A new job with new problems, but DuChesne enjoying the gig

Published 11:51 pm Monday, January 5, 2009

In his years as a history teacher and basketball coach at Stanwood High School, Nate DuChesne was able to spend most nights at home with his wife Paula and their three children.

But these days it’s different. DuChesne is in his third season as an assistant coach at the University of Montana, and that means road trips, recruiting trips and other travels that regularly take him away from the family home in Missoula.

Being gone is just part of the deal in the collegiate game. Put another way, the job description for a full-time coach should include the following: part-time husband and father.

“It’s been difficult,” said the 41-year-old DuChesne, speaking by cell phone from, yes, somewhere on the road. “That part tugs at me a little bit.”

The DuChesne family includes 13-year-old son Luke and daughter Emma (they are twins), and 8-year-old daughter Maya. When the kids were younger, DuChesne said, he was fortunate to have his high school job because it allowed him to be home more often.

But when Wayne Tinkle became Montana’s head basketball coach 21/2 years ago and wanted DuChesne on his staff, it meant both a career decision and a family decision.

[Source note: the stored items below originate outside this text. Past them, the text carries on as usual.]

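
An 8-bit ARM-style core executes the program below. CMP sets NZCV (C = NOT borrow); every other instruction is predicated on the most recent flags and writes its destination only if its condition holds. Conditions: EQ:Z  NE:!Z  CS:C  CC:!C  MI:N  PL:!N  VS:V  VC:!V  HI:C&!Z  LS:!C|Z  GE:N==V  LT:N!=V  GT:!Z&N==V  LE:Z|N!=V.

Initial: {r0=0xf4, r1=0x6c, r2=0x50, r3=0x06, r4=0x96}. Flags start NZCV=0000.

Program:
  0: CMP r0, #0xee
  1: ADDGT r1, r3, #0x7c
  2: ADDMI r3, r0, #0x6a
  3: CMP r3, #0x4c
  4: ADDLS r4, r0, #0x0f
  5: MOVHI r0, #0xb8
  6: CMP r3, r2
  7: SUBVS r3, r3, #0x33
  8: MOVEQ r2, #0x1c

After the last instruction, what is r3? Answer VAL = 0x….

VAL = 0x06

0: ✓ CMP  NZCV=0010
1: ✓ ADDGT  r1←0x82
2: · ADDMI
3: ✓ CMP  NZCV=1000
4: ✓ ADDLS  r4←0x03
5: · MOVHI
6: ✓ CMP  NZCV=1000
7: · SUBVS
8: · MOVEQ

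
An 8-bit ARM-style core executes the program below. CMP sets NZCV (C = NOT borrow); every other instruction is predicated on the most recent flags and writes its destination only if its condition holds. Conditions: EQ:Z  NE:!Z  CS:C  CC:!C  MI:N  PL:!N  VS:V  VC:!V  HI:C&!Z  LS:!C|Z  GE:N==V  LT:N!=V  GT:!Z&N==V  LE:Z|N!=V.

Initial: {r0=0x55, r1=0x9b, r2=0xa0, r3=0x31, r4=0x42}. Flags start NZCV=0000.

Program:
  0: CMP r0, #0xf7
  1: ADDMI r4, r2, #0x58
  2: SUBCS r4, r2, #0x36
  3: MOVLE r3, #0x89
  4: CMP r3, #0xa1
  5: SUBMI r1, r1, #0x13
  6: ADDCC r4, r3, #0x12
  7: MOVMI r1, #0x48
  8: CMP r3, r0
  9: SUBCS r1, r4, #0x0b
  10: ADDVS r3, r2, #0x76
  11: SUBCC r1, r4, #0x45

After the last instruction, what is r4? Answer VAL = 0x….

VAL = 0x43

0: ✓ CMP  NZCV=0000
1: · ADDMI
2: · SUBCS
3: · MOVLE
4: ✓ CMP  NZCV=1001
5: ✓ SUBMI  r1←0x88
6: ✓ ADDCC  r4←0x43
7: ✓ MOVMI  r1←0x48
8: ✓ CMP  NZCV=1000
9: · SUBCS
10: · ADDVS
11: ✓ SUBCC  r1←0xfe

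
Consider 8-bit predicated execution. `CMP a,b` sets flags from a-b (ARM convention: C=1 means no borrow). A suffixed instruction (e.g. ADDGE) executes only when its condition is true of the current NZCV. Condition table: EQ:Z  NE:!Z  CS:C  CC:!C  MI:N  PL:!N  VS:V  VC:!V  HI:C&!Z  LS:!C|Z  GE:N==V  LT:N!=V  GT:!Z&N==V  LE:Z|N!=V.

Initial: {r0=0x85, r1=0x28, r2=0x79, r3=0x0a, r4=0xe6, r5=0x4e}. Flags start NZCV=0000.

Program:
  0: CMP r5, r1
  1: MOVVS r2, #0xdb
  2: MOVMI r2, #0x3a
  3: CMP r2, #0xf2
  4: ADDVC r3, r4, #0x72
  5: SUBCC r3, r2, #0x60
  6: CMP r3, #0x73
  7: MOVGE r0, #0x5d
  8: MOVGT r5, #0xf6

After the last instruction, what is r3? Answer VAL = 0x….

[0] flags=0010 → (cmp)
[1] flags=0010 VS?F → skip
[2] flags=0010 MI?F → skip
[3] flags=1001 → (cmp)
[4] flags=1001 VC?F → skip
[5] flags=1001 CC?T → r3=0x19
[6] flags=1000 → (cmp)
[7] flags=1000 GE?F → skip
[8] flags=1000 GT?F → skip

VAL = 0x19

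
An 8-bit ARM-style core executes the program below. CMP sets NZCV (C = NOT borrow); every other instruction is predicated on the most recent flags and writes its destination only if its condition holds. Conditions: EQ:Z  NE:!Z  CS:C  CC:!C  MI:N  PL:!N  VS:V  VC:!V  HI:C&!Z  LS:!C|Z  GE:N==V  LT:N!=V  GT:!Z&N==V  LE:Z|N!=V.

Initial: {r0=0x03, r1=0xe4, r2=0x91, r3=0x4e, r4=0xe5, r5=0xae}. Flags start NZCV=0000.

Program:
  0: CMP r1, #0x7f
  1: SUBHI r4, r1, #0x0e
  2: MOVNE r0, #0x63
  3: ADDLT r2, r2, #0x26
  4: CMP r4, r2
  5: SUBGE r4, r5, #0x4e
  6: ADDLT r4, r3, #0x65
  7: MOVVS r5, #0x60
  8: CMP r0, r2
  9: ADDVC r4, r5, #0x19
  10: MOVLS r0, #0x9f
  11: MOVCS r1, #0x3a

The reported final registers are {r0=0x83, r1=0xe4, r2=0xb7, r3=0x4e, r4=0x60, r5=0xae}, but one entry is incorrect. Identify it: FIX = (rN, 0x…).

FIX = (r0, 0x9f)

0: ✓ CMP  NZCV=0011
1: ✓ SUBHI  r4←0xd6
2: ✓ MOVNE  r0←0x63
3: ✓ ADDLT  r2←0xb7
4: ✓ CMP  NZCV=0010
5: ✓ SUBGE  r4←0x60
6: · ADDLT
7: · MOVVS
8: ✓ CMP  NZCV=1001
9: · ADDVC
10: ✓ MOVLS  r0←0x9f
11: · MOVCS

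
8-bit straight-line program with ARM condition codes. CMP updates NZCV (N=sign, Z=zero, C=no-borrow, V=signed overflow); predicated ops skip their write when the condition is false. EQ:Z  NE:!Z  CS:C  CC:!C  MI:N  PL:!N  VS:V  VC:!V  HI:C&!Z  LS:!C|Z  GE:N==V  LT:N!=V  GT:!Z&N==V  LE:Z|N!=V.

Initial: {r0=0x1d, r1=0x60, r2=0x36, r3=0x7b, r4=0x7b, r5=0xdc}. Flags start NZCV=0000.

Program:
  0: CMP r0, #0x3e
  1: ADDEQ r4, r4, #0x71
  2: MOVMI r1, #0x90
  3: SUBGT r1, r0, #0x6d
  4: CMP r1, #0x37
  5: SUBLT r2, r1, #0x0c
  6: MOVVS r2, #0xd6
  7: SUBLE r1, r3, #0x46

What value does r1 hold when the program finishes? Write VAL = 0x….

VAL = 0x35

[0] flags=1000 → (cmp)
[1] flags=1000 EQ?F → skip
[2] flags=1000 MI?T → r1=0x90
[3] flags=1000 GT?F → skip
[4] flags=0011 → (cmp)
[5] flags=0011 LT?T → r2=0x84
[6] flags=0011 VS?T → r2=0xd6
[7] flags=0011 LE?T → r1=0x35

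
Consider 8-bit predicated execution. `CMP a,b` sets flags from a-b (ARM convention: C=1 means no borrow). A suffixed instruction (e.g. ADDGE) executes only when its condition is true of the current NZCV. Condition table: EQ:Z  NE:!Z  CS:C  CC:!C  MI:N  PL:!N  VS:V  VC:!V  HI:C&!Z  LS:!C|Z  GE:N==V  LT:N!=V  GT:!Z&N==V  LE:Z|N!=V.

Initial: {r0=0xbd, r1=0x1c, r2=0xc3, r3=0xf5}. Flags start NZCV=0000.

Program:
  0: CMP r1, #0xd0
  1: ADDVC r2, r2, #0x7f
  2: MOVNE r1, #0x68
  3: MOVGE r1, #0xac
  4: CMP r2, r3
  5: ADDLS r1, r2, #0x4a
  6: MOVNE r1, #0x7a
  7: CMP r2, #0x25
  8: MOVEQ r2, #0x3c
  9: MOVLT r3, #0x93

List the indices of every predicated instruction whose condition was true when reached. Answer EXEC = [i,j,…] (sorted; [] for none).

EXEC = [1,2,3,5,6]

[0] flags=0000 → (cmp)
[1] flags=0000 VC?T → r2=0x42
[2] flags=0000 NE?T → r1=0x68
[3] flags=0000 GE?T → r1=0xac
[4] flags=0000 → (cmp)
[5] flags=0000 LS?T → r1=0x8c
[6] flags=0000 NE?T → r1=0x7a
[7] flags=0010 → (cmp)
[8] flags=0010 EQ?F → skip
[9] flags=0010 LT?F → skip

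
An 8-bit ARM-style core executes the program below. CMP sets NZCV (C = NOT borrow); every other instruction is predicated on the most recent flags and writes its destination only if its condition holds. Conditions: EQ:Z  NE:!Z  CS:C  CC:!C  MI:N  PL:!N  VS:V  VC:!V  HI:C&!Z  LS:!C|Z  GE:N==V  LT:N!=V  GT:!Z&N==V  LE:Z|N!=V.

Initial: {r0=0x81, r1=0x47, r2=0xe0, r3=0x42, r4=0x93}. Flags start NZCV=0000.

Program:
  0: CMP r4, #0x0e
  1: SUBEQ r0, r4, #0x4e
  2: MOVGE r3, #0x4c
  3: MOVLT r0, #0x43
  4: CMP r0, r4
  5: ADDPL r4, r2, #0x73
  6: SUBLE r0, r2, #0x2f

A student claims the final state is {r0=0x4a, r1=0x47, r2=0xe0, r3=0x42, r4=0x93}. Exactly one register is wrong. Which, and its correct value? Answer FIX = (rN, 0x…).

0: ✓ CMP  NZCV=1010
1: · SUBEQ
2: · MOVGE
3: ✓ MOVLT  r0←0x43
4: ✓ CMP  NZCV=1001
5: · ADDPL
6: · SUBLE

FIX = (r0, 0x43)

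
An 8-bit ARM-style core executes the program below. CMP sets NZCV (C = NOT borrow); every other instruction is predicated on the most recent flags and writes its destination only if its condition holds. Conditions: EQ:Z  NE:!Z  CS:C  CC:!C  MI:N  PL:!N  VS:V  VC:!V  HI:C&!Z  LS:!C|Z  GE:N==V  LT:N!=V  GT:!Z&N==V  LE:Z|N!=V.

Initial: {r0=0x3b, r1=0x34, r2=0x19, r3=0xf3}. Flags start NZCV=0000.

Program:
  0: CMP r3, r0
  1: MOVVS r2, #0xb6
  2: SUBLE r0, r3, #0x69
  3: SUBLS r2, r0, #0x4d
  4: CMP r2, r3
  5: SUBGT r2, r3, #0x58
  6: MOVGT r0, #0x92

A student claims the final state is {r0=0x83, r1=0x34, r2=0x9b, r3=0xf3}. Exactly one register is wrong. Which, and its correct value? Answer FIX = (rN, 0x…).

[0] flags=1010 → (cmp)
[1] flags=1010 VS?F → skip
[2] flags=1010 LE?T → r0=0x8a
[3] flags=1010 LS?F → skip
[4] flags=0000 → (cmp)
[5] flags=0000 GT?T → r2=0x9b
[6] flags=0000 GT?T → r0=0x92

FIX = (r0, 0x92)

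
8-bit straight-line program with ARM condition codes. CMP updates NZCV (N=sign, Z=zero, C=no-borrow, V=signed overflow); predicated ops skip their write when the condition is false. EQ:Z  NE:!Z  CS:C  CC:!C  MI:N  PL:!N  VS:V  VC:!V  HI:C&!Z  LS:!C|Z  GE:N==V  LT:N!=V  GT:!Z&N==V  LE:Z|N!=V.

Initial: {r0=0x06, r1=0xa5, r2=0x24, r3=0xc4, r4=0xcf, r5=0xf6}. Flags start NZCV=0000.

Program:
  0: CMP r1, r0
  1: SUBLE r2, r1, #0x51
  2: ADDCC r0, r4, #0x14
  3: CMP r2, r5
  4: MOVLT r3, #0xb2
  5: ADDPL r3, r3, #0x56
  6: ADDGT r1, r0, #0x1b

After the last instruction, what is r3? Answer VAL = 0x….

VAL = 0x1a

[0] flags=1010 → (cmp)
[1] flags=1010 LE?T → r2=0x54
[2] flags=1010 CC?F → skip
[3] flags=0000 → (cmp)
[4] flags=0000 LT?F → skip
[5] flags=0000 PL?T → r3=0x1a
[6] flags=0000 GT?T → r1=0x21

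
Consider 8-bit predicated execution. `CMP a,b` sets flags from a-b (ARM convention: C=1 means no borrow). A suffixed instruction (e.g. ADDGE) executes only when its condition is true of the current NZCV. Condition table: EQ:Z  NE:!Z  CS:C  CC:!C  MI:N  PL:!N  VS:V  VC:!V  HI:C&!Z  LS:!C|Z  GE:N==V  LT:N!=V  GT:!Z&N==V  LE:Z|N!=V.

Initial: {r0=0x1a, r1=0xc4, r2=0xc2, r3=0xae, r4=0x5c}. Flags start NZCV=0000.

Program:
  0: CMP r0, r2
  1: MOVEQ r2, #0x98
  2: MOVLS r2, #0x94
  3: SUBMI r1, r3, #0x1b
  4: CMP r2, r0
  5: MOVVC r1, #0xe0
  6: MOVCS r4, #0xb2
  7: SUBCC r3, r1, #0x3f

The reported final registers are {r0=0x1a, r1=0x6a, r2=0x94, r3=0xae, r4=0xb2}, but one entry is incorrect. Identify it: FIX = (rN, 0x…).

0: ✓ CMP  NZCV=0000
1: · MOVEQ
2: ✓ MOVLS  r2←0x94
3: · SUBMI
4: ✓ CMP  NZCV=0011
5: · MOVVC
6: ✓ MOVCS  r4←0xb2
7: · SUBCC

FIX = (r1, 0xc4)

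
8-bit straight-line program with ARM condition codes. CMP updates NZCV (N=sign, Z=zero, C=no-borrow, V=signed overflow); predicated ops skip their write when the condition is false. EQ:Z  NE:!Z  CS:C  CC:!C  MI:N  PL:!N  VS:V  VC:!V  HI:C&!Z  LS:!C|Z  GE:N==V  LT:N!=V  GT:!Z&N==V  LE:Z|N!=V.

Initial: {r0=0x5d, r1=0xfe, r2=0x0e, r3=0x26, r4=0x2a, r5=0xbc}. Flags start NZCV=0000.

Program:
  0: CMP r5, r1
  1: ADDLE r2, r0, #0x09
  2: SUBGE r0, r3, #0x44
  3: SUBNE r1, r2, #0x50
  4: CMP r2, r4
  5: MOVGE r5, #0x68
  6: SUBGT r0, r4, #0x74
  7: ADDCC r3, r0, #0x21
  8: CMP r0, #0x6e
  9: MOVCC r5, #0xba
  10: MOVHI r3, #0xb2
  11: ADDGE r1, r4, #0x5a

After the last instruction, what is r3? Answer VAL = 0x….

0: ✓ CMP  NZCV=1000
1: ✓ ADDLE  r2←0x66
2: · SUBGE
3: ✓ SUBNE  r1←0x16
4: ✓ CMP  NZCV=0010
5: ✓ MOVGE  r5←0x68
6: ✓ SUBGT  r0←0xb6
7: · ADDCC
8: ✓ CMP  NZCV=0011
9: · MOVCC
10: ✓ MOVHI  r3←0xb2
11: · ADDGE

VAL = 0xb2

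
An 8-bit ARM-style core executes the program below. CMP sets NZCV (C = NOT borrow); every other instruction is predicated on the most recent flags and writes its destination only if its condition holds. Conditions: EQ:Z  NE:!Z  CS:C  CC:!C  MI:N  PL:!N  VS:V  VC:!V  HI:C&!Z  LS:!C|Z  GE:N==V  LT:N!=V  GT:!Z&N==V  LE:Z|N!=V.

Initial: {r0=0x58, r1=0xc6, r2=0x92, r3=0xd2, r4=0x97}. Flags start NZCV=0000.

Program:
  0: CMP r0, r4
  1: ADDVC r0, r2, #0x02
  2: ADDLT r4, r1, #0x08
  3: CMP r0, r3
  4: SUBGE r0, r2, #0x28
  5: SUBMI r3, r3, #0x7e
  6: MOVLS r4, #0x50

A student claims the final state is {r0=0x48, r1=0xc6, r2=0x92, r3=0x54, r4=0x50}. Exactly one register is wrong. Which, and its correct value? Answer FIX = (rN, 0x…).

FIX = (r0, 0x6a)

[0] flags=1001 → (cmp)
[1] flags=1001 VC?F → skip
[2] flags=1001 LT?F → skip
[3] flags=1001 → (cmp)
[4] flags=1001 GE?T → r0=0x6a
[5] flags=1001 MI?T → r3=0x54
[6] flags=1001 LS?T → r4=0x50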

For a coach, DuChesne said, “the difference between high school and college is time on the road. But my family has been great about this. My wife understands and she’s been very supportive of the decision. And if she wasn’t supportive, I’d quit in a second.”

Aside from the family issue, college coaching has been an exciting change and challenge for DuChesne, who spent 14 years at Stanwood and one season at Edmonds Community College before going to Montana, his alma mater.

As a NCAA Division I assistant, he said, “I get to focus fully on basketball and that’s been great. I watch lots of game film and I’m working individually with players a lot. It’s very high intensity, but I enjoy it.”

The most gratifying aspect, he went on, “is working with the student-athletes and helping them develop on and off the court. You really get to know the kids when you’re traveling with them and working with them on their academics. And sometimes the kids come to my house and hang out with the family.

“Just being in their lives on a day-to-day basis and helping them grow from boys into men is the best part. It’s very rewarding for me.”

DuChesne graduated in 1985 from Snohomish High School, where he was a terrific player under former Panthers coach Jim Adams. Duchesne went one year to Edmonds CC, where he played under ex-Tritons coach Keith Kingsbury and was the league MVP, and then played three years at Montana, where he and Tinkle were teammates.

“He’s really turned himself into a great Division One assistant,” Tinkle said of DuChesne. “I’ve asked him to be a little more vocal and he’s doing that. He demands instant respect because he’s played at this level and coached at just about every level.

“Having gone through battles with him as a player, we have a great bond,” Tinkle added.

Montana is 7-7 to date this season, but has played a difficult schedule, including visits to Duke and Washington, both losses. The Grizzlies are 1-1 in the Big Sky Conference heading into home games this weekend against Northern Arizona and Sacramento State.

Because this is his third season at Montana, Duchesne is increasingly settled in his role as a collegiate assistant. And because he loves coaching, he cannot help but think that someday, maybe, he will be a head coach himself.

“It’s not something I’m pursuing right now,” he said. “I still have a lot to learn as an assistant coach, and right now I’m trying to help the University of Montana win basketball games. But anybody that’s competitive and has been a head coach before, I think after a few years you want to see if you can do it.

“I want the opportunity at some point, but it’s not something I think about all the time,” he said. “The way this business works, you’ve got to be in the right place at the right time. And you have to know people. So things would have to be lined up right for it to happen. But if it does, I’d enjoy that opportunity. I’d like that challenge someday, if it’s meant to be.”

And in DuChesne’s perfect world, that job might be back in the Puget Sound area.

“My wife and family love it over in Western Washington, and we kind of feel like that’s home,” DuChesne said. “But sometimes you have to leave your roots and go get experience, and that’s what I did.”